E non altrimenti che inutili al sopraddetto scopo sieno oggidì coloro che tra noi pur pensano qualche cosa (ben pochi e poco), o che da' paesi di fuori recano a noi qualche pensiero ec. i quali tutti non iscrivono italiano ma barbaro. E questa separazione e distinzione di gente che scrive in italiano (vero o preteso), e gente che pensa, stimo per le suddette ragioni, che sempre sia per durare in Italia; mentre questi non prevagliano a quelli, formando finalmente appoco appoco un nuovo italiano illustre e rendendolo universale tra noi in vece dell'antico.
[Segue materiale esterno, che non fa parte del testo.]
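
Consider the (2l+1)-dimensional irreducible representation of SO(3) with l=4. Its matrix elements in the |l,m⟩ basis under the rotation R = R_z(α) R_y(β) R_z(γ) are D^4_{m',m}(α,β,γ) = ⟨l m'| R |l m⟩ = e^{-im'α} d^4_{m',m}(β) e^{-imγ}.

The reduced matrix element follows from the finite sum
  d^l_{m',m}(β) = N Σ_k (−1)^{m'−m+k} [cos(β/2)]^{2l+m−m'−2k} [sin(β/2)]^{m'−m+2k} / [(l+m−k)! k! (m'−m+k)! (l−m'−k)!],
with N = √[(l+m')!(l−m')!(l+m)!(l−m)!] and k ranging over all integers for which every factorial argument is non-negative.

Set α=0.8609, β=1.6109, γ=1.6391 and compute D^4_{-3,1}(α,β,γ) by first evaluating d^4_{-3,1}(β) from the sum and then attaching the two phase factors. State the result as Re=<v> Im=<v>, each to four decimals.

D^4_{-3,1}(0.8609,1.6109,1.6391) = e^{-i·-3·0.8609}·d^4_{-3,1}(1.6109)·e^{-i·1·1.6391}. Compute d first:
With c≡cos(β/2)=0.692787 and s≡sin(β/2)=0.721142, N=[1·5040·120·6]^{1/2}=1904.940944
Admissible k: 4..5 (factorial args all ≥0)
  k=4: (−1)^0·1904.9409/(144)·0.6928^4·0.7211^4 = +0.824141
  k=5: (−1)^1·1904.9409/(240)·0.6928^2·0.7211^6 = -0.535792
d^4_{-3,1}(1.6109) = +0.824141 -0.535792 = +0.288350
Phases: e^{-i·(-3)·0.8609}=-0.847843+0.530248i, e^{-i·(1)·1.6391}=-0.068251-0.997668i ⇒ D=+0.169226+0.233470i

Re=0.1692 Im=0.2335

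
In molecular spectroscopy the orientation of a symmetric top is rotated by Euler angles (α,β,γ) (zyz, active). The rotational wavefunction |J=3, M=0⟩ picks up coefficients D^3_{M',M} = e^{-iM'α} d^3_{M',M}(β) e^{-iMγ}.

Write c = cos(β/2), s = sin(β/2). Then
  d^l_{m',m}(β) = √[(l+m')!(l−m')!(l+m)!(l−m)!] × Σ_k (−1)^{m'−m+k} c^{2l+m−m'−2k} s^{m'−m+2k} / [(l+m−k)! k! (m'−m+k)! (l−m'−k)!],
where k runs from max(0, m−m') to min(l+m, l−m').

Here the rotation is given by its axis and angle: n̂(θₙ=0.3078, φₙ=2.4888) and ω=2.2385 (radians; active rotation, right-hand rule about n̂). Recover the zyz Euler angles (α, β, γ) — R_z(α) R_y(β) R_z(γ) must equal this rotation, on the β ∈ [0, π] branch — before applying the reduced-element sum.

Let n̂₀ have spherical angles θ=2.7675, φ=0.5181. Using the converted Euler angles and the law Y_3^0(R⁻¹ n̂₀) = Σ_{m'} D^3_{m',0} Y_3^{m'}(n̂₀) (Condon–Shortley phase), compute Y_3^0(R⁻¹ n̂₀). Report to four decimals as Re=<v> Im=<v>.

Re=-0.0098 Im=0.0000

Axis–angle → zyz. n̂ = (sinθₙcosφₙ, sinθₙsinφₙ, cosθₙ) = (-0.240671, +0.184022, +0.953002), ω = 2.2385.
R = I cosω + sinω [n̂]ₓ + (1−cosω) n̂n̂ᵀ gives
  R = [-0.525397, -0.820052, -0.226874; +0.676629, -0.564352, +0.472947; -0.515878, +0.094976, +0.851381]
β = atan2(√(R₁₃²+R₂₃²), R₃₃) = 0.552184; α = atan2(R₂₃, R₁₃) mod 2π = 2.018074; γ = atan2(R₃₂, −R₃₁) mod 2π = 0.182066
Need the full column D^3_{m',0} for m'=−3..3 at α=2.0181, β=0.5522, γ=0.1821.
cos(β/2)=0.962128, sin(β/2)=0.272598
d^3_{-3,0}: single k=3 term ⇒ +0.080683;  D = +0.078577-0.018312i
d^3_{-2,0}: k∈[2..3] ⇒ +0.348768 -0.027997 = +0.320771;  D = -0.200760-0.250179i
d^3_{-1,0}: k∈[1..3] ⇒ +0.778534 -0.187490 +0.005017 = +0.596061;  D = -0.257804+0.537425i
d^3_{0,0}: k∈[0..3] ⇒ +0.793227 -0.573085 +0.046004 -0.000410 = +0.265736;  D = +0.265736+0.000000i
d^3_{1,0}: k∈[0..2] ⇒ -0.778534 +0.187490 -0.005017 = -0.596061;  D = +0.257804+0.537425i
d^3_{2,0}: k∈[0..1] ⇒ +0.348768 -0.027997 = +0.320771;  D = -0.200760+0.250179i
d^3_{3,0}: single k=0 term ⇒ -0.080683;  D = -0.078577-0.018312i
Y_3^{m'}(θ=2.7675,φ=0.5181) and Σ D·Y over m':
  (+0.0786-0.0183i)·(+0.0003-0.0204i)  (-0.2008-0.2502i)·(-0.0647+0.1093i)  (-0.2578+0.5374i)·(+0.3419-0.1949i)  (+0.2657+0.0000i)·(-0.4628+0.0000i)  (+0.2578+0.5374i)·(-0.3419-0.1949i)  (-0.2008+0.2502i)·(-0.0647-0.1093i)  (-0.0786-0.0183i)·(-0.0003-0.0204i)
Y_3^0(R⁻¹ n̂) = -0.009795-0.000000i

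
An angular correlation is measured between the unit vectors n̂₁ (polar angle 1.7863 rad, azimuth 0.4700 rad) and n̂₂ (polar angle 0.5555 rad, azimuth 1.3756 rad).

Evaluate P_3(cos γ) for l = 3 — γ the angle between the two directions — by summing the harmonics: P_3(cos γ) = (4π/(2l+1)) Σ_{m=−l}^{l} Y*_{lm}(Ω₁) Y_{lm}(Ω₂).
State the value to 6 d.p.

-0.198098

Summing Y*_{l m}(θ₁,φ₁)·Y_{l m}(θ₂,φ₂) over m ∈ [−3, 3]; prefactor 4π/(2·3+1) = 1.795196:
  m=-3: Y*=0.06227 + 0.38392j  Y=-0.03382 + 0.05100j  product -0.02169 - 0.00981j
  m=-2: Y*=-0.12300 - 0.16841j  Y=-0.22332 - 0.09190j  product 0.01199 + 0.04891j
  m=-1: Y*=-0.21712 - 0.11029j  Y=0.08626 - 0.43629j  product -0.06685 + 0.08521j
  m=+0: Y*=0.22115 + 0.00000j  Y=0.19322 + 0.00000j  product 0.04273 + 0.00000j
  m=+1: Y*=0.21712 - 0.11029j  Y=-0.08626 - 0.43629j  product -0.06685 - 0.08521j
  m=+2: Y*=-0.12300 + 0.16841j  Y=-0.22332 + 0.09190j  product 0.01199 - 0.04891j
  m=+3: Y*=-0.06227 + 0.38392j  Y=0.03382 + 0.05100j  product -0.02169 + 0.00981j
Accumulated sum -0.11035 + 0.00000j; after 4π/(2l+1) scaling, -0.19810 + 0.00000j ⇒ P_3 = -0.198098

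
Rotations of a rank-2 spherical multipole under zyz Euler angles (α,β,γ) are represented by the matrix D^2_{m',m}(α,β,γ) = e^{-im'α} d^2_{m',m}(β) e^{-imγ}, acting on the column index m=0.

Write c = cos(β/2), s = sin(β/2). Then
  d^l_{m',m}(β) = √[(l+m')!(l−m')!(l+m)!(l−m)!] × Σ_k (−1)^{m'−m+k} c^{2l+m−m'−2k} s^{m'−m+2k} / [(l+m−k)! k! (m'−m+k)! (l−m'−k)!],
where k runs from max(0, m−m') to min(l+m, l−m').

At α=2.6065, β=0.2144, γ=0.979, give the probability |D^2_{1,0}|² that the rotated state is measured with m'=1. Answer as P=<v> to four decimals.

P=0.0648

First d^2_{1,0}(β=0.2144), then the phase factors e^{-i(1)α} and e^{-i(0)γ}:
c=cos(0.214400/2)=0.994260, s=sin(0.214400/2)=0.106995; N=√[6·1·2·2]=4.898979
The bounds max(0,m−m')=0 and min(l+m,l−m')=1 give 2 terms
  k=0: (−1)^1·4.8990/(2)·0.9943^3·0.1070^1 = -0.257595
  k=1: (−1)^2·4.8990/(2)·0.9943^1·0.1070^3 = +0.002983
d^2_{1,0}(0.2144) = -0.257595 +0.002983 = -0.254612
|D^2_{1,0}|² = |d^2_{1,0}(β)|² = (-0.254612)² = 0.064827 (the z-rotation phases have unit modulus)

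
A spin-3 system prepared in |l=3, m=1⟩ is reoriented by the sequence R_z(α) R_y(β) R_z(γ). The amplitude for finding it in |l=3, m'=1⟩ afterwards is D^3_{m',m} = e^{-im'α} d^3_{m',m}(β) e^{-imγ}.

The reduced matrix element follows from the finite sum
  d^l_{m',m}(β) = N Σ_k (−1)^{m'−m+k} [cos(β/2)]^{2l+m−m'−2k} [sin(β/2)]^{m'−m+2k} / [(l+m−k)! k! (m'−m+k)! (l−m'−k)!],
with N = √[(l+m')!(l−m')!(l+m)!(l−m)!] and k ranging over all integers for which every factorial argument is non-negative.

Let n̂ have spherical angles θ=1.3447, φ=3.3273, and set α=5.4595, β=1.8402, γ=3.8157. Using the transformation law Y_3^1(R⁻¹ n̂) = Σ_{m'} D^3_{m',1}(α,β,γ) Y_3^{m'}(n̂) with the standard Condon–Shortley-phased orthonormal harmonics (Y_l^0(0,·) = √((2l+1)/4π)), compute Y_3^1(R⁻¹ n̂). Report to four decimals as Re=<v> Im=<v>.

Re=-0.1055 Im=-0.1091

Need the full column D^3_{m',1} for m'=−3..3 at α=5.4595, β=1.8402, γ=3.8157.
cos(β/2)=0.605741, sin(β/2)=0.795662
d^3_{-3,1}: single k=4 term ⇒ +0.569553;  D = +0.569549-0.002034i
d^3_{-2,1}: k∈[3..4] ⇒ +0.708070 -0.610844 = +0.097226;  D = +0.066322+0.071094i
d^3_{-1,1}: k∈[2..4] ⇒ +0.511394 -1.176463 +0.253730 = -0.411339;  D = +0.030003-0.410243i
d^3_{0,1}: k∈[1..3] ⇒ +0.224777 -1.163478 +0.669146 = -0.269554;  D = +0.210593-0.168256i
d^3_{1,1}: k∈[0..2] ⇒ +0.049399 -0.681858 +0.882347 = +0.249888;  D = -0.247098-0.037239i
d^3_{2,1}: k∈[0..1] ⇒ -0.205193 +0.708070 = +0.502877;  D = -0.282921-0.415742i
d^3_{3,1}: single k=0 term ⇒ +0.330103;  D = +0.074019-0.321698i
Y_3^{m'}(θ=1.3447,φ=3.3273) and Σ D·Y over m':
  (+0.5695-0.0020i)·(-0.3278+0.2042i)  (+0.0663+0.0711i)·(+0.2028-0.0790i)  (+0.0300-0.4102i)·(+0.2318-0.0435i)  (+0.2106-0.1683i)·(-0.2299+0.0000i)  (-0.2471-0.0372i)·(-0.2318-0.0435i)  (-0.2829-0.4157i)·(+0.2028+0.0790i)  (+0.0740-0.3217i)·(+0.3278+0.2042i)
Y_3^1(R⁻¹ n̂) = -0.105480-0.109133i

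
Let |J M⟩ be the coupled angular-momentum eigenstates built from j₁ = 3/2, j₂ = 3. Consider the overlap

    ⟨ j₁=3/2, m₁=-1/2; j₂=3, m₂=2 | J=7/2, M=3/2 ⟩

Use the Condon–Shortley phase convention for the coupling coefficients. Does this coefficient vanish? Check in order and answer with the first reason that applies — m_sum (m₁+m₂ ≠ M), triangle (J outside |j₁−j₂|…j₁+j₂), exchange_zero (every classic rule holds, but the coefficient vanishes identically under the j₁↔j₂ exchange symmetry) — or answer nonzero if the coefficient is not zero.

m-sum: m₁+m₂ = -1/2+2 = 3/2, M = 3/2  ✓
triangle: |j₁−j₂| = 3/2 ≤ J = 7/2 ≤ j₁+j₂ = 9/2  ✓
exchange: j₁≠j₂ or m₁≠m₂ — the exchange symmetry imposes no constraint here
value check: CG = −√(3/7) = -0.654654 ≠ 0

nonzero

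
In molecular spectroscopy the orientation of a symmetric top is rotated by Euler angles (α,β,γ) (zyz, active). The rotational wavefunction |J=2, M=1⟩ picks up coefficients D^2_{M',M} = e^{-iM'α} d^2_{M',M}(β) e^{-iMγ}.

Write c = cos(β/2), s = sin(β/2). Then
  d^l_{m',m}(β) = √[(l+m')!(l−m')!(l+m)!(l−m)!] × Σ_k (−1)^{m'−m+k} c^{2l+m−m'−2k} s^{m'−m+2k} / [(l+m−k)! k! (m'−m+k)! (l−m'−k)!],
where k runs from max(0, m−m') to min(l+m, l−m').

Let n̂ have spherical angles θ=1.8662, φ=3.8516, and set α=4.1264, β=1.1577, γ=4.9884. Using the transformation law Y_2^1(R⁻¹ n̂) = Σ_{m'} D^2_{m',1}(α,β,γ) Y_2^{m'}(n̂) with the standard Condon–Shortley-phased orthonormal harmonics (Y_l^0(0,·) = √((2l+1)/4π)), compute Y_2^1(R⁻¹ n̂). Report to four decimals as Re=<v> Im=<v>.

Need the full column D^2_{m',1} for m'=−2..2 at α=4.1264, β=1.1577, γ=4.9884.
cos(β/2)=0.837092, sin(β/2)=0.547062
d^2_{-2,1}: single k=3 term ⇒ +0.274102;  D = -0.272038-0.033577i
d^2_{-1,1}: k∈[2..3] ⇒ +0.629130 -0.089566 = +0.539564;  D = +0.351213-0.409608i
d^2_{0,1}: k∈[1..2] ⇒ +0.786017 -0.335705 = +0.450312;  D = +0.122719+0.433268i
d^2_{1,1}: k∈[0..1] ⇒ +0.491014 -0.629130 = -0.138117;  D = +0.131534+0.042131i
d^2_{2,1}: single k=0 term ⇒ -0.641780;  D = -0.501111+0.400961i
Y_2^{m'}(θ=1.8662,φ=3.8516) and Σ D·Y over m':
  (-0.2720-0.0336i)·(+0.0531-0.3495i)  (+0.3512-0.4096i)·(+0.1632-0.1403i)  (+0.1227+0.4333i)·(-0.2352+0.0000i)  (+0.1315+0.0421i)·(-0.1632-0.1403i)  (-0.5011+0.4010i)·(+0.0531+0.3495i)
Y_2^1(R⁻¹ n̂) = -0.237498-0.303880i

Re=-0.2375 Im=-0.3039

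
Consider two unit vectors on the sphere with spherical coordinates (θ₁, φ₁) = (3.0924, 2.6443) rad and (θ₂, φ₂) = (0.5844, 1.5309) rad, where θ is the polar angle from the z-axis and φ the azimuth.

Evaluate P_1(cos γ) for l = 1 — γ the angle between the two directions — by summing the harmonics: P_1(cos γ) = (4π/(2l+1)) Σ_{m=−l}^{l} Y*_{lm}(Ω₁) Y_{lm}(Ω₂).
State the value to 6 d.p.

Addition theorem: P_1(cos γ) = (4π/3) Σ_m Y*_{lm}(Ω₁) Y_{lm}(Ω₂), m = −1…1:
  [-1]  conj(Y_{1,-1})(Ω₁) = -0.01493 + 0.00810j ; Y_{1,-1}(Ω₂) = 0.00760 - 0.19046j ; Δ = 0.00143 + 0.00291j
  [+0]  conj(Y_{1,0})(Ω₁) = -0.48801 + 0.00000j ; Y_{1,0}(Ω₂) = 0.40752 + 0.00000j ; Δ = -0.19887 + 0.00000j
  [+1]  conj(Y_{1,1})(Ω₁) = 0.01493 + 0.00810j ; Y_{1,1}(Ω₂) = -0.00760 - 0.19046j ; Δ = 0.00143 - 0.00291j
Σ over m = -0.19601 + 0.00000j; ×(4π/3) → -0.82105 + 0.00000j. Real part: -0.821054

-0.821054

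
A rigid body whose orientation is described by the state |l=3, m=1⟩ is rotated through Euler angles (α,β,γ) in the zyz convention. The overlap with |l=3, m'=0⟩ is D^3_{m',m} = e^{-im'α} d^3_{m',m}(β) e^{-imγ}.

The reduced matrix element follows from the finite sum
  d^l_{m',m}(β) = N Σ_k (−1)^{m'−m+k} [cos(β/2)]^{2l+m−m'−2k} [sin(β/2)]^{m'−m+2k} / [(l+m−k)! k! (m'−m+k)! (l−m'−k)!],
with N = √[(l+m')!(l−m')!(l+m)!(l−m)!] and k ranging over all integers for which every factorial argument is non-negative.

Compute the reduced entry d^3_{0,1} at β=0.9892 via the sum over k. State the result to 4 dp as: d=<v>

d^3_{0,1}(β=0.9892) via the finite sum:
With c≡cos(β/2)=0.880159 and s≡sin(β/2)=0.474680, N=[6·6·24·2]^{1/2}=41.569219
The bounds max(0,m−m')=1 and min(l+m,l−m')=3 give 3 terms
  k=1: (−1)^0·41.5692/(12)·0.8802^5·0.4747^1 = +0.868552
  k=2: (−1)^1·41.5692/(4)·0.8802^3·0.4747^3 = -0.757873
  k=3: (−1)^2·41.5692/(12)·0.8802^1·0.4747^5 = +0.073478
d^3_{0,1}(0.9892) = +0.868552 -0.757873 +0.073478 = +0.184157

d=0.1842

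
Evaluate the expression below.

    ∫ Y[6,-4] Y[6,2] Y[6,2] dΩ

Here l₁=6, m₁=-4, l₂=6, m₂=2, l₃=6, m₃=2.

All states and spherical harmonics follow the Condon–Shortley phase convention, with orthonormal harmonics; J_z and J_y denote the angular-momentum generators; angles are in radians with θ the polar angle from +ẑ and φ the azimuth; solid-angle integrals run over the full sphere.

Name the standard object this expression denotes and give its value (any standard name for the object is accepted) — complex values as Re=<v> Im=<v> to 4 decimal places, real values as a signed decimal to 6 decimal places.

This is a Gaunt coefficient — the integral of a triple product of spherical harmonics over the sphere.
m-sum 0 ✓  L=18 even ✓  0≤6≤12 ✓
Π(2lᵢ+1) = 13×13×13 = 2197
triangle coeff Δ(6,6,6) = 1/325909584
Σ_t [0,6]: t=0:+1/373248000 t=1:−1/1728000 t=2:+1/110592 t=3:−1/46656 t=4:+1/110592 t=5:−1/1728000 t=6:+1/373248000 = -7/1555200
(3j)²=400/46189 [(6 6 6; 0 0 0)], sign=-1
Σ_t [4,6]: t=4:+1/1658880 t=5:−1/518400 t=6:+1/1658880 = -1/1382400
(3j)²=504/46189 [(6 6 6; -4 2 2)], sign=-1
⇒ 4πI² = 2620800/12623809
I = (+1)√(2620800/12623809/(4π)) = 0.12853364

Gaunt coefficient, +0.128534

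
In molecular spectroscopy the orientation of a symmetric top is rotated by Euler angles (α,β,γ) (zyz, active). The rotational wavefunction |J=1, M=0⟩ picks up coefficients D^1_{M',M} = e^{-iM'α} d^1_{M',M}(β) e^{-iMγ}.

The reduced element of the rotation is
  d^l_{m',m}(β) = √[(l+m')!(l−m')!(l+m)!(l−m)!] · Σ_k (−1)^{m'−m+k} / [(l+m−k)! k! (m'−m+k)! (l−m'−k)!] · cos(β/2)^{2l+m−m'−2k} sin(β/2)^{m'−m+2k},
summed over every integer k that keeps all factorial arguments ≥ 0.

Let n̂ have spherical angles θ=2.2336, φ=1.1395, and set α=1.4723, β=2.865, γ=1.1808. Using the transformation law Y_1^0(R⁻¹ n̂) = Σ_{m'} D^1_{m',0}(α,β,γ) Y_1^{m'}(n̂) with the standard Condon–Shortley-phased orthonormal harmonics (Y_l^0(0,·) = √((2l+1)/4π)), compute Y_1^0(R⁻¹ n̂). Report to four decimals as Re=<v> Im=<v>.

Re=0.3886 Im=0.0000

Need the full column D^1_{m',0} for m'=−1..1 at α=1.4723, β=2.8650, γ=1.1808.
cos(β/2)=0.137856, sin(β/2)=0.990452
d^1_{-1,0}: single k=1 term ⇒ +0.193096;  D = +0.018989+0.192160i
d^1_{0,0}: k∈[0..1] ⇒ +0.019004 -0.980996 = -0.961991;  D = -0.961991+0.000000i
d^1_{1,0}: single k=0 term ⇒ -0.193096;  D = -0.018989+0.192160i
Y_1^{m'}(θ=2.2336,φ=1.1395) and Σ D·Y over m':
  (+0.0190+0.1922i)·(+0.1139-0.2474i)  (-0.9620+0.0000i)·(-0.3007+0.0000i)  (-0.0190+0.1922i)·(-0.1139-0.2474i)
Y_1^0(R⁻¹ n̂) = +0.388630+0.000000i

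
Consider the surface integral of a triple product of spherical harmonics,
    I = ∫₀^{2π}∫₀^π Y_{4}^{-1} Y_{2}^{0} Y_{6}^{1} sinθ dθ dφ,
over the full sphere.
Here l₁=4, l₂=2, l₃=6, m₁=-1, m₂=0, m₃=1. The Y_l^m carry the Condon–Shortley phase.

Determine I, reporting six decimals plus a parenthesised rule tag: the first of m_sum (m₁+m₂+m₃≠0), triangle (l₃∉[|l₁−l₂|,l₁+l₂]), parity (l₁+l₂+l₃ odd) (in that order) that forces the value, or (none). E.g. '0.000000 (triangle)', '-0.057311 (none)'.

-0.230476 (none)

m-sum 0 ✓  L=12 even ✓  2≤6≤6 ✓
Π(2lᵢ+1) = 9×5×13 = 585
triangle coeff Δ(4,2,6) = 1/6435
Σ_t [0,0]: t=0:+1/2304 = 1/2304
(3j)²=5/143 [(4 2 6; 0 0 0)], sign=+1
Σ_t [0,0]: t=0:+1/2880 = 1/2880
(3j)²=14/429 [(4 2 6; -1 0 1)], sign=-1
⇒ 4πI² = 1050/1573
I = (-1)√(1050/1573/(4π)) = -0.23047581
No selection rule forces the value: the integral is nonzero (none).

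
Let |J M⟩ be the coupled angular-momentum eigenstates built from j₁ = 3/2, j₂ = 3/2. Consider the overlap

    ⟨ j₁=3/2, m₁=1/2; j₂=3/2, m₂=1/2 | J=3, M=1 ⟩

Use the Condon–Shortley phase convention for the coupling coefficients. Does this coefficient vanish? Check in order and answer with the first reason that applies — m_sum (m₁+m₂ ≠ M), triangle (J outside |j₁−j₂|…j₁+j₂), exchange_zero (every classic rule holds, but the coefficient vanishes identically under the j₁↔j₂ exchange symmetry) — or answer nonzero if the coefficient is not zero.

nonzero

m-sum: m₁+m₂ = 1/2+1/2 = 1, M = 1  ✓
triangle: |j₁−j₂| = 0 ≤ J = 3 ≤ j₁+j₂ = 3  ✓
exchange: j₁=j₂, m₁=m₂ with (−1)^(j₁+j₂−J) = (−1)^0 = +1 — symmetry imposes no zero
value check: CG = +√(3/5) = +0.774597 ≠ 0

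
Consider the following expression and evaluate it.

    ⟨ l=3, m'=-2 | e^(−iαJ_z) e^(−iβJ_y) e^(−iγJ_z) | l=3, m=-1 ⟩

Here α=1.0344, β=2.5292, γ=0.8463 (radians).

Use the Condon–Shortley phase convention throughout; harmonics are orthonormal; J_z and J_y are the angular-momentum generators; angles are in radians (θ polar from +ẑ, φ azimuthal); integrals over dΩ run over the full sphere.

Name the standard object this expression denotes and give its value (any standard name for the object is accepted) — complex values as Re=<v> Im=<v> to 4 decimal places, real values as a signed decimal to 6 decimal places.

This is a Wigner D-matrix element — the rotation-matrix element ⟨l m'| R(α,β,γ) |l m⟩ in the angular-momentum basis.
Split into d^3_{-2,-1}(β=2.5292) × two z-phases.
c=cos(2.529200/2)=0.301434, s=sin(2.529200/2)=0.953487; N=√[1·120·2·24]=75.894664
Admissible k: 1..2 (factorial args all ≥0)
  k=1: (−1)^0·75.8947/(24)·0.3014^5·0.9535^1 = +0.007504
  k=2: (−1)^1·75.8947/(12)·0.3014^3·0.9535^3 = -0.150159
d^3_{-2,-1}(2.5292) = +0.007504 -0.150159 = -0.142655
Attach z-rotation phases: D = e^{-i(-2)(1.0344)}·(-0.142655)·e^{-i(-1)(0.8463)} = +0.139012-0.032035i

Wigner D-matrix element, Re=0.1390 Im=-0.0320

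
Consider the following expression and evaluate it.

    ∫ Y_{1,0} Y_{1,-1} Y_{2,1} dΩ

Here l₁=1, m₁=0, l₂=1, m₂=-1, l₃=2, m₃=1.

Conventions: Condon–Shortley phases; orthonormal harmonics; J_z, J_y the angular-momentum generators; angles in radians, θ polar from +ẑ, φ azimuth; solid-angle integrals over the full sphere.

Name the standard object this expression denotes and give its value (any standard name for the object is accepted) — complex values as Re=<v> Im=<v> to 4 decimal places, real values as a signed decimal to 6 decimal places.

Gaunt coefficient, -0.218510

This is a Gaunt coefficient — the integral of a triple product of spherical harmonics over the sphere.
Rules hold: Σm=0, L=4 even, 0≤2≤2.
N = 3·3·5 = 45
Δ = 0!·2!·2!/5! = 1/30
Racah Σ t=0..0: t=0:+1/1 = 1/1
⇒ 3j(1 1 2; 0 0 0)² = 2/15, sgn +1
Racah Σ t=0..0: t=0:+1/2 = 1/2
⇒ 3j(1 1 2; 0 -1 1)² = 1/10, sgn -1
4πI² = N·(3j₀)²·(3jₘ)² = 3/5
I = -1·√(0.6/4π) = -0.21850969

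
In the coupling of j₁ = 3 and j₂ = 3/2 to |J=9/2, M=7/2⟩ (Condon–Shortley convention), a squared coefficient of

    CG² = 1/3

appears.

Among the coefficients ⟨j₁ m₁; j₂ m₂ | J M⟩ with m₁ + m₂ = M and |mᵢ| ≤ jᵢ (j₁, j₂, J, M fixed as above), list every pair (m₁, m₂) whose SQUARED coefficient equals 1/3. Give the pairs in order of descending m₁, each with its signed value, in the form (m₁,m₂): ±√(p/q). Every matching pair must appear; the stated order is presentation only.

Admissible pairs with m₁+m₂ = M = 7/2: (2,3/2), (3,1/2)
  (m₁,m₂)=(3,1/2): CG² = 1/3, CG = +√(1/3)   ← matches the target
  (m₁,m₂)=(2,3/2): CG² = 2/3, CG = +√(2/3)
Pairs with CG² = 1/3: (3,1/2): +√(1/3)

(3,1/2): +√(1/3)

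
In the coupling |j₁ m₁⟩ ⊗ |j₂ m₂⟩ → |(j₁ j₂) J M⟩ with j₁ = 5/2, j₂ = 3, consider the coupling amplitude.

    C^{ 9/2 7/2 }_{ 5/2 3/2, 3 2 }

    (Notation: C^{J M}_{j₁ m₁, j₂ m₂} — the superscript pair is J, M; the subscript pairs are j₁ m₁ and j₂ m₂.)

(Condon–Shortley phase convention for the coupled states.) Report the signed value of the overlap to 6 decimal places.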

Dal che siamo ancora ben lontani, massime oggidì, che il numero e il valore di quelle ombre di filosofi che ha veduto fin qui l'Italia, va pur sempre notabilissimamente scemando; e sempre per lo contrario crescendo, non il valore, ma il numero di quelli che pretendono e aspirano a scrivere il buon italiano; onde l'Italia è quasi tutta rivolta di nuovo alla sua antica lingua, e di pensieri oramai nulla più pensa nè [3336]cura nè richiede; propriamente nulla.
Mala cosa per certo si è l'interruzione degli studi,
dovunque ella accada, sì per mille altri danni, sì perchè
colla letteratura ella antiqua la lingua illustre.88 Di modo che risorgendo essa letteratura, l'è grandissimo impedimento e indugio a poter crescere e formarsi la mancanza di lingua a lei conveniente, e il tempo e l'industria che bisogna spendere in fornirnela. Quanto crediamo noi che ritardasse gli avanzamenti dello spirito umano (non in una sola nazione ma in tutta l'Europa) dopo il risorgimento degli studi, la mancanza di lingue proprie alle nuove lettere?